Konyak argued that the collective “Naga” identity was an administrative development that followed British contact after the Treaty of Yandabo in 1826. He noted that the Naga National Council (NNC), at its inception in 1946, initially sought autonomy within the province of Assam rather than total independence. According to Konyak, the subsequent transition toward armed struggle created a permanent ideological rift between “moderates and extremists.” Reflecting on this period, Konyak said, “The seeds of divisions within the Nagas were started right from the NNC... between moderate and extremist groups.”
The discussion identified the 1947 Nine-Point Agreement, also known as the Akbar Hydari Agreement, as the primary catalyst for the splintering of the movement. Konyak explained that the then-NNC President T Aliba Imti interpreted the agreement’s 10-year special provision as a period to decide on administrative arrangements within the Indian union. However, AZ Phizo viewed the Agreement as a countdown to sovereignty. According to him, the ideological split eventually led to the assassination of moderate leader T Sakhrie and the rise of a more confrontational approach.
Konyak also highlighted what he described as a lack of political differentiation by early Naga leaders regarding the Indian government. He noted that while a delegation met Mahatma Gandhi in July 1947, they did not meet Jawaharlal Nehru, who held the actual executive power in the Interim Government. “Mahatma Gandhi is the Father of Nation but he was outside the government,” Konyak remarked. He added that decisions ultimately rest on people, who run the government, “But our people (Naga leaders of the time) did not differentiate that.”
On the issue of Nagaland’s statehood, he recalled that the Naga People’s Convention (NPC) was formed in 1957 as a measured move to stop the burning of villages and military operations.
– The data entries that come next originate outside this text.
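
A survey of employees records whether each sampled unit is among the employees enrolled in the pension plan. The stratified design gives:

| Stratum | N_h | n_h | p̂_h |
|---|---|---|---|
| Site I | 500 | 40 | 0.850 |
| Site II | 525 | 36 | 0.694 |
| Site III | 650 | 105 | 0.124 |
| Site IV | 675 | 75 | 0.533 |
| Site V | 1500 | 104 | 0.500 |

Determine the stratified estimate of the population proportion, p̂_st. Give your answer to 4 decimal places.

p̂_st ≈ 0.5142

N = 3850; stratum weights W_h = N_h/N.
p̂_st = Σ W_h p̂_h = (500·0.850 + 525·0.694 + 650·0.124 + 675·0.533 + 1500·0.500)/3850 = 0.51421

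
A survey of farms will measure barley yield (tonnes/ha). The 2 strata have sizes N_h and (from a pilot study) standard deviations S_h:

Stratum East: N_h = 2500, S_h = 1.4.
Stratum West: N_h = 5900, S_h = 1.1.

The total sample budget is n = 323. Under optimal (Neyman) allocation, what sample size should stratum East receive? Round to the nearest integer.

Neyman allocation: n_h = n · N_h S_h / Σ N_i S_i, with n = 323.
  stratum East: N_h·S_h = 2500·1.4 = 3500.00
  stratum West: N_h·S_h = 5900·1.1 = 6490.00
Σ N_h S_h = 9990.00
n for stratum East = 323·3500.00/9990.00 = 113.163 → 113

113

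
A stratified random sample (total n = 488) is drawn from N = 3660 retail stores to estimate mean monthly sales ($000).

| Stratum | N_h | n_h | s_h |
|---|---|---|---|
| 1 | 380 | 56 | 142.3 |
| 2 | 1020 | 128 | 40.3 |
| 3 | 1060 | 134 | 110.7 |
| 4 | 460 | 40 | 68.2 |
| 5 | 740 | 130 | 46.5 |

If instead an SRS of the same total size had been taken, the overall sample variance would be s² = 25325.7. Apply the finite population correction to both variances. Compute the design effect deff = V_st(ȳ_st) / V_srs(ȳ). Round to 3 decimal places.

deff ≈ 0.292

V̂(ȳ_st) = Σ W_h² (1 − n_h/N_h) s_h²/n_h, with W_h = N_h/N and N = 3660:
  stratum 1: (380/3660)²·(1 − 56/380)·142.3²/56 = 3.32344
  stratum 2: (1020/3660)²·(1 − 128/1020)·40.3²/128 = 0.861793
  stratum 3: (1060/3660)²·(1 − 134/1060)·110.7²/134 = 6.70108
  stratum 4: (460/3660)²·(1 − 40/460)·68.2²/40 = 1.67708
  stratum 5: (740/3660)²·(1 − 130/740)·46.5²/130 = 0.560482
V_st = 13.1239
V_srs = (1 − 488/3660)·25325.7/488 = 44.9773
deff = V_st / V_srs = 13.1239/44.9773 = 0.2918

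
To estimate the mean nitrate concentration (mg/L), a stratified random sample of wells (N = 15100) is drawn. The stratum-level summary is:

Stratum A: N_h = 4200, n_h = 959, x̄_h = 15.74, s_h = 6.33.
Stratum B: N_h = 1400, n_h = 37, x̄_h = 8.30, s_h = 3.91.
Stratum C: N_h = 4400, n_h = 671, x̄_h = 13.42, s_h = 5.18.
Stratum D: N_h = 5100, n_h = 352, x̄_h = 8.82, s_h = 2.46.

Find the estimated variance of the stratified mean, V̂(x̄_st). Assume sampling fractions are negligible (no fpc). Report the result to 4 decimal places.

V̂(x̄_st) = Σ W_h² s_h²/n_h, with W_h = N_h/N and N = 15100:
  stratum A: (4200/15100)²·6.33²/959 = 0.00323246
  stratum B: (1400/15100)²·3.91²/37 = 0.00355184
  stratum C: (4400/15100)²·5.18²/671 = 0.00339538
  stratum D: (5100/15100)²·2.46²/352 = 0.00196116
V̂(x̄_st) = 0.0121409

V̂(x̄_st) ≈ 0.0121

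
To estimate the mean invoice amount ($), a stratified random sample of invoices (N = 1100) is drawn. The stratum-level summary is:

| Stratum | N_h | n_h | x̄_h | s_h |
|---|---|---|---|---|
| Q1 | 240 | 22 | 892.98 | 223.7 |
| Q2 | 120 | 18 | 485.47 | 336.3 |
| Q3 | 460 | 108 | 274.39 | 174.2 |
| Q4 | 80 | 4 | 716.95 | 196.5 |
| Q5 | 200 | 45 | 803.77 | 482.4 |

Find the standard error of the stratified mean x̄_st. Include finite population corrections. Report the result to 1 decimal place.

V̂(x̄_st) = Σ W_h² (1 − n_h/N_h) s_h²/n_h, with W_h = N_h/N and N = 1100:
  stratum Q1: (240/1100)²·(1 − 22/240)·223.7²/22 = 98.3539
  stratum Q2: (120/1100)²·(1 − 18/120)·336.3²/18 = 63.559
  stratum Q3: (460/1100)²·(1 − 108/460)·174.2²/108 = 37.6
  stratum Q4: (80/1100)²·(1 − 4/80)·196.5²/4 = 48.5046
  stratum Q5: (200/1100)²·(1 − 45/200)·482.4²/45 = 132.489
V̂(x̄_st) = 380.506
SE(x̄_st) = √380.506 = 19.5066

SE(x̄_st) ≈ 19.5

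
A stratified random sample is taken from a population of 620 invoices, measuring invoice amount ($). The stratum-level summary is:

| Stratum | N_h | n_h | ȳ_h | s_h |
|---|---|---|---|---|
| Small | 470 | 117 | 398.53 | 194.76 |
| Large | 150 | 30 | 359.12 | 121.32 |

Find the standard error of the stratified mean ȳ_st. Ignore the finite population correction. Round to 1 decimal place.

V̂(ȳ_st) = Σ W_h² s_h²/n_h, with W_h = N_h/N and N = 620:
  stratum Small: (470/620)²·194.76²/117 = 186.306
  stratum Large: (150/620)²·121.32²/30 = 28.7172
V̂(ȳ_st) = 215.023
SE(ȳ_st) = √215.023 = 14.6637

SE(ȳ_st) ≈ 14.7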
He termed the 16-Point Agreement as a necessary intervention dictated by the needs of the time, to ensure the survival of the Naga people.
Turning to current issues, Konyak attributed the ‘Frontier Nagaland Territory’ (FNT) demand by the Eastern Nagaland People’s Organisation (ENPO) to developmental lag in the area, or districts, home to the Konyak, Yimkhiung, Phom, Chang, Sangtam, Khiamniungan, Tikhir and eastern Sumi. Initially, these were covered under Tuensang district before new districts were carved out of it.
At the time of statehood, Tuensang district was accorded special provisions with the government creating a ‘Tuensang Affairs’ department headed by a legislator from the district as Minister. While the Tuensang district had a 10-year “Special Provision,” Konyak said that it lacked an independent budget, leaving it reliant on the state government's discretion.
Moving on to the contested question of sovereignty, integration, and the territorial transition of Naga territories into Indian administration, he held that it would be incorrect to claim that the Government of India occupied Naga territories. He argued that India inherited the Naga territories from the British rather than acquiring them through occupation.
As far as the integration, or consolidating Naga-inhabited areas, is concerned, he said that reorganising four existing states in the present scheme of things would be a political improbability. “Integration is a distant dream. Let's not talk about sovereignty… whether people may agree or not, but it will be a futile exercise, wasting our time,” Konyak said.
While describing the book as a record of developments in the Naga political trajectory, he asserted that the people should know the factual sequence of historical events.